The content of this blog is my personal opinion only. Although I am an employee - currently of Nvidia, in the past of other companies such as Iagination Technologies, MIPS, Intellectual Ventures, Intel, AMD, Motorola, and Gould - I reveal this only so that the reader may account for any possible bias I may have towards my employer's products. The statements I make here in no way represent my employer's position, nor am I authorized to speak on behalf of my employer. In fact, this posting may not even represent my personal opinion, since occasionally I play devil's advocate.

See http://docs.google.com/View?id=dcxddbtr_23cg5thdfj for photo credits.

Saturday, December 13, 2008

I want an apprentice

I want an apprentice.

I want a junior program who can work with me. Not necessarily pair programming.

An apprentice at my beck and call, who I can call over to my screen when I realize "Here is a little bit of automation that needs to be doing" - who I can explain, verbally, what needs to be done, and whose job it is to make enough notes, and then just do it.

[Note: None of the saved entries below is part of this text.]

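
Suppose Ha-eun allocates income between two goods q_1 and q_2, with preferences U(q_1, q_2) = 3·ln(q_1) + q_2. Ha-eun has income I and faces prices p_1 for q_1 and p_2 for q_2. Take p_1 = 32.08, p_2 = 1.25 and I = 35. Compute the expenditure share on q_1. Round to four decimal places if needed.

share on q_1 = 0.1071

MU_q_1 = 3/q_1, MU_q_2 = 1. Tangency: 3/q_1 = p_1/p_2.
So q_1*(p_1,p_2) = 3·p_2/p_1, independent of income; and q_2* = (I − 3·p_2)/p_2.
At the given prices: q_1* = 3·1.25/32.08 = 0.1169, and q_2* = 25.
Expenditure on q_1: 32.08·0.1169 = 3.75; share = 0.1071.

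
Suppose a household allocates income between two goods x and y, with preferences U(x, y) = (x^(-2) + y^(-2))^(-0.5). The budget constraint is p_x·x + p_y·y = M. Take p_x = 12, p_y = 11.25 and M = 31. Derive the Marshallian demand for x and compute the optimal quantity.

MU_x ∝ x^(-3), MU_y ∝ y^(-3), so MRS = (y/x)^(3) = p_x/p_y.
Hence y/x = (p_x/p_y)^(1/(3)), i.e. raised to the 1/3 power.
With the ratio pinned down, the budget gives x* = M/(p_x + p_y·(y/x)) and y* = (y/x)·x*.
Numerically y/x = 1.021746, so x* = 31/(12 + 11.25·1.021746) = 1.3194.

x* = 1.3194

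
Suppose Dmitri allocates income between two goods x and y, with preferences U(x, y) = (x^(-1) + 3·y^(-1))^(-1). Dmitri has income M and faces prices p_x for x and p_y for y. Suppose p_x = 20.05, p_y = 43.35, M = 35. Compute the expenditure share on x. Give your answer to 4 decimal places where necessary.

Numerically y/x = 1.17794, so x* = 35/(20.05 + 43.35·1.17794) = 0.4922 and y* = 1.17794·0.4922 = 0.5797.
Expenditure on x: 20.05·0.4922 = 9.868; share = 0.2819.

share on x = 0.2819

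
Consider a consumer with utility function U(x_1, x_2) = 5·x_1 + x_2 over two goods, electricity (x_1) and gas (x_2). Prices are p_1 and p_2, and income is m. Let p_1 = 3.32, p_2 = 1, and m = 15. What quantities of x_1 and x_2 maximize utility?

x_1* = 4.5181, x_2* = 0

Perfect substitutes: compare marginal utility per dollar. 5/p_1 vs 1/p_2 → 1.506 vs 1.
x_1 gives more utility per dollar, so spend all income on x_1: x_1* = m/p_1, x_2* = 0.
Numerically: x_1* = 4.5181, x_2* = 0.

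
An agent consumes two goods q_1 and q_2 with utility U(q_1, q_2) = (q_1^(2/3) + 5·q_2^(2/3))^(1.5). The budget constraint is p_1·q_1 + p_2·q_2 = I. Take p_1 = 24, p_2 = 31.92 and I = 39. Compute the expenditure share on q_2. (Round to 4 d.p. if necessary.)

From the CES first-order condition, (1/5)·(q_2/q_1)^(1/3) = p_1/p_2.
Solve for the ratio: q_2/q_1 = [5·p_1/p_2]^(3).
With the ratio pinned down, the budget gives q_1* = I/(p_1 + p_2·(q_2/q_1)) and q_2* = (q_2/q_1)·q_1*.
Numerically q_2/q_1 = 53.131869, so q_1* = 39/(24 + 31.92·53.131869) = 0.0227 and q_2* = 53.131869·0.0227 = 1.2048.
Expenditure on q_2: 31.92·1.2048 = 38.4558; share = 0.986.

share on q_2 = 0.986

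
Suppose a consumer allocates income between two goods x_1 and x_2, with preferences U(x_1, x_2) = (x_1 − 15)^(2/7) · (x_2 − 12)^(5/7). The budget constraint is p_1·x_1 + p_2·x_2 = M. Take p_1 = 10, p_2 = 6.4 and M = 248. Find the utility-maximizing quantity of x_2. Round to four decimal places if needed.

x_2* = 14.3661

This is Cobb-Douglas in (x_1−15, x_2−12): tangency gives 2/7·p_2·(x_2−12) = 5/7·p_1·(x_1−15).
Substituting into the budget: x_1* = 15 + 2/7·(M − 15·p_1 − 12·p_2)/p_1, and x_2* = 12 + 5/7·(…)/p_2.
Discretionary income = 248 − 15·10 − 12·6.4 = 21.2; x_2* = 12 + 5/7·21.2/6.4 = 14.3661.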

There are always a lot of little programming tasks that need to be done, but which I deliberately neglect in the rush to get urgent, quick and dirty, results. Darn! That may be a career limiting admission: sometimes I do not go and clean up the code or write utility functions when I see the need. Most people would accuse me of not being quick and dirty enough.

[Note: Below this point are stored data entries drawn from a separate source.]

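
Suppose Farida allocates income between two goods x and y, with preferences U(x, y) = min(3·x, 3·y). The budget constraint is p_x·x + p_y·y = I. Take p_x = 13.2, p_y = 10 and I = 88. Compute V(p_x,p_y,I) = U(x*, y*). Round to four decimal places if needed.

V = 11.3793

Leontief preferences: the optimum is at the kink where x/3 = y/3, i.e. y = x.
Budget: p_x·x + p_y·x = I, so (3·p_x + 3·p_y)·x = 3·I.
Demand: x*(p_x,p_y,I) = 3·I/(3·p_x + 3·p_y), y* = 3·I/(3·p_x + 3·p_y).
Here 3·13.2 + 3·10 = 69.6, giving x* = 3.7931 and y* = 3.7931.
Utility at the optimum: U(3.7931, 3.7931) = 11.3793.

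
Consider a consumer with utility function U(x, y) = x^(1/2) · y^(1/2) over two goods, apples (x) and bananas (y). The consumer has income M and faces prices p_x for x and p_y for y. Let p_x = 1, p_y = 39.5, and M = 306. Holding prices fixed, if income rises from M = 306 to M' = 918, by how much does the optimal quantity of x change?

Tangency: MRS = y/x = p_x/p_y.
So 0.5·p_y·y = 0.5·p_x·x; combined with the budget, a share 0.5 of income goes to x.
Demand: x*(p_x,p_y,M) = 0.5·M/p_x and y* = 0.5·M/p_y.
At p_x=1, p_y=39.5, M=306: x* = 0.5·306/1 = 153.
At M' = 918: x* = 459. Change: 459 − 153 = 306.

Δx* = 306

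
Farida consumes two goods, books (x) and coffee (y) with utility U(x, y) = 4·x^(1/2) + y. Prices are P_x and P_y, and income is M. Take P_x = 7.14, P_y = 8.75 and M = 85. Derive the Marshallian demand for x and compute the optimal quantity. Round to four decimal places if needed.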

It's hard to balance "Getting to the answer as quickly as possible" and "programming well".

part of the problem is that, as a computer architect, my output is not really the simulator. My output is the hardware recommendation, the perf data, the simulation results. The simulator is just a tool, and if it were throw-away, that would be great. But, the simulator is not thrown away, except maybe once a decade. It is an asset that is constaly built upon.

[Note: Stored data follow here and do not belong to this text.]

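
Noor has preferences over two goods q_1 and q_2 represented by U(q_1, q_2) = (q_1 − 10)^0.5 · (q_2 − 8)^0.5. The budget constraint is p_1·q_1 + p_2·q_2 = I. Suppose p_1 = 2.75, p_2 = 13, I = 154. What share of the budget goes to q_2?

share on q_2 = 0.7484

This is Cobb-Douglas in (q_1−10, q_2−8): tangency gives 0.5·p_2·(q_2−8) = 0.5·p_1·(q_1−10).
Substituting into the budget: q_1* = 10 + 0.5·(I − 10·p_1 − 8·p_2)/p_1, and q_2* = 8 + 0.5·(…)/p_2.
Discretionary income = 154 − 10·2.75 − 8·13 = 22.5; q_1* = 10 + 0.5·22.5/2.75 = 14.0909; q_2* = 8 + 0.5·22.5/13 = 8.8654.
Expenditure on q_2: 13·8.8654 = 115.25; share = 0.7484.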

And it is hard to balance getting the answers vers keeping the simulator clean.

Many programmers don't have this problem.

Usually because they simply just aren't as good programmers as me. They don't know how to do things right.

But sometimes because they don't know some of the really fancy quick and dirty programming tricks that I know.

I.e. because I am a pretty good programmer, better than most, I can write really good code -or really quick and dirty code.

The balance is hard. Sometimes I am rushed.

Hence the apprentice. If I had two apprentices, one could be devoted to pair programming, and the other to "doing the right thing". Basically dedicating 50% of apprentice resources to making the code better.

Plus, the apprentice making the code better does not have to thrash. His job is to make it better. Period.